Stan Kenton(1912-1979,piano,Big Band Leader)。
前回の3作の中間にうっかり落した重要作がある。53年の'Sketches On Standards'(画像1)がそれで、編曲は主にビル・ラッソ。コンテ・カンドリ(トランペット)、フランク・ロソリーノ(トロンボーン)、リー・コニッツ(アルトサックス)、サル・サルヴァドール(ギター)とソロイストも選曲もいい。前回の3枚と並ぶ傑作といえる。

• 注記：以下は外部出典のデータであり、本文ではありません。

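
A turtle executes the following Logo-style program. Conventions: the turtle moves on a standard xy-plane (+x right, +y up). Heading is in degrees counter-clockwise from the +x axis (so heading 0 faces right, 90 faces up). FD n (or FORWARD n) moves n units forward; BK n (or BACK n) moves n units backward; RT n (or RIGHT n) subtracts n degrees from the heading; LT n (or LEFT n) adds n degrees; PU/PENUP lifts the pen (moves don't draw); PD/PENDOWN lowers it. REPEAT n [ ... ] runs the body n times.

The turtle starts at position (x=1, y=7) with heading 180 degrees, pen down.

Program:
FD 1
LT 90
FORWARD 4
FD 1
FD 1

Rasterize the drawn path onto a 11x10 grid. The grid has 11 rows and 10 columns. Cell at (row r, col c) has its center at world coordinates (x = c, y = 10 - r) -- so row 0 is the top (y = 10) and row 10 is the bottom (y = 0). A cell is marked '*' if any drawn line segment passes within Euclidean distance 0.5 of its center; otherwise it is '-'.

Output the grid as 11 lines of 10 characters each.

Segment 0: (1,7) -> (0,7)
Segment 1: (0,7) -> (-0,3)
Segment 2: (-0,3) -> (-0,2)
Segment 3: (-0,2) -> (-0,1)

Answer: ----------
----------
----------
**--------
*---------
*---------
*---------
*---------
*---------
*---------
----------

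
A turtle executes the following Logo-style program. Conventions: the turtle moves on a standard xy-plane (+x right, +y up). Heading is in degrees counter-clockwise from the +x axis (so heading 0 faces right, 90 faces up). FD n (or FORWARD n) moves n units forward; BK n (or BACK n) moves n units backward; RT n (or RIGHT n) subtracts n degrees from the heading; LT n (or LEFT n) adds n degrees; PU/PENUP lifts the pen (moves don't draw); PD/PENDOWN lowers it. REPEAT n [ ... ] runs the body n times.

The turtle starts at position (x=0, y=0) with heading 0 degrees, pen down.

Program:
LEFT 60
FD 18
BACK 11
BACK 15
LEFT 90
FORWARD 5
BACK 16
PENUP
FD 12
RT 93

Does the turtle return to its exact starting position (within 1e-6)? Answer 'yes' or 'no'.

Executing turtle program step by step:
Start: pos=(0,0), heading=0, pen down
LT 60: heading 0 -> 60
FD 18: (0,0) -> (9,15.588) [heading=60, draw]
BK 11: (9,15.588) -> (3.5,6.062) [heading=60, draw]
BK 15: (3.5,6.062) -> (-4,-6.928) [heading=60, draw]
LT 90: heading 60 -> 150
FD 5: (-4,-6.928) -> (-8.33,-4.428) [heading=150, draw]
BK 16: (-8.33,-4.428) -> (5.526,-12.428) [heading=150, draw]
PU: pen up
FD 12: (5.526,-12.428) -> (-4.866,-6.428) [heading=150, move]
RT 93: heading 150 -> 57
Final: pos=(-4.866,-6.428), heading=57, 5 segment(s) drawn

Start position: (0, 0)
Final position: (-4.866, -6.428)
Distance = 8.062; >= 1e-6 -> NOT closed

Answer: no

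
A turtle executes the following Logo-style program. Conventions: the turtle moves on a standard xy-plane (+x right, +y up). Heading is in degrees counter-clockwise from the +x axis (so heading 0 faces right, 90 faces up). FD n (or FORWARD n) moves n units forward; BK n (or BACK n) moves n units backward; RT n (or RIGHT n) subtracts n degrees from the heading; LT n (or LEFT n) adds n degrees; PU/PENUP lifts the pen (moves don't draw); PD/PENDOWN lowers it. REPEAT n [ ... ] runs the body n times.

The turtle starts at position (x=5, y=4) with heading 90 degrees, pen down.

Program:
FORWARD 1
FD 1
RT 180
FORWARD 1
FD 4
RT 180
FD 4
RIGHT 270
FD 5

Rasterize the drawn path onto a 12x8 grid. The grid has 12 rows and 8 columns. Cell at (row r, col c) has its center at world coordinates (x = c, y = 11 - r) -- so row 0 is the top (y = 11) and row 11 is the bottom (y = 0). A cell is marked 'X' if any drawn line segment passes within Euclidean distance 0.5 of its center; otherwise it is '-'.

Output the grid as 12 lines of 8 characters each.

Answer: --------
--------
--------
--------
--------
-----X--
XXXXXX--
-----X--
-----X--
-----X--
-----X--
--------

Derivation:
Segment 0: (5,4) -> (5,5)
Segment 1: (5,5) -> (5,6)
Segment 2: (5,6) -> (5,5)
Segment 3: (5,5) -> (5,1)
Segment 4: (5,1) -> (5,5)
Segment 5: (5,5) -> (-0,5)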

これらのアルバムで白人モダン・ビッグ・バンドの頂点に立ったケントンは、ケントン自身のピアノとジューン・クリスティのヴォーカルだけでスタンダード集'Duet'55(画像2)を制作する。ジューンはアニタ・オディに続く楽団専属歌手で(後任はクリス・コナー→アン・リチャーズ)在籍末期に'Something Cool'53-55を制作、このアルバムの大成功で楽団から独立することになった(60年にステレオ盤が再録音されるほどのヒット作になった。オリジナルはモノラル録音)。「デュエット」は彼女の門出を祝って制作されたアルバムだろう。あえてバンドではなくピアノのみで勝負した。冒頭のコール・ポーター曲'Everytime We Say Goodbye'はハードボイルド小説の古典「長いお別れ」'The Long Goodbye'にも引用されたスタンダードだが、緊張感溢れたピアノ、丁寧に情感を込めたヴォーカルでこの曲の女性歌手ヴァージョンの決定版といえる。バンド演奏の「サムシング・クール」もいいが、このアルバムは渋い名盤だろう。
チャーリー・マリアーノ(アルトサックス)、ビル・ホフマン(編曲)を迎えた新バンドによる傑作「コンテンポラリー・コンセプト」(前回紹介)の次作'Cuban Fire!'56(画像3)は今までも単発にやっていたラテン・ジャズ路線をアルバム一枚に渡って制作した作品で、作・編曲は全曲ジョニー・リチャーズ。これは黒人ビッグ・バンドではディジー・ガレスピーが惨敗してきたジャンルだが、ケントン楽団はセールスも成功した。ガレスピーのラテン・ジャズは黒人層にも白人層にも支持されなかったが、ケントンは白人層に支持された、ということか。ベースは黒人のカーティス・カウンス、ドラムスはメル・ルイスと強力無比。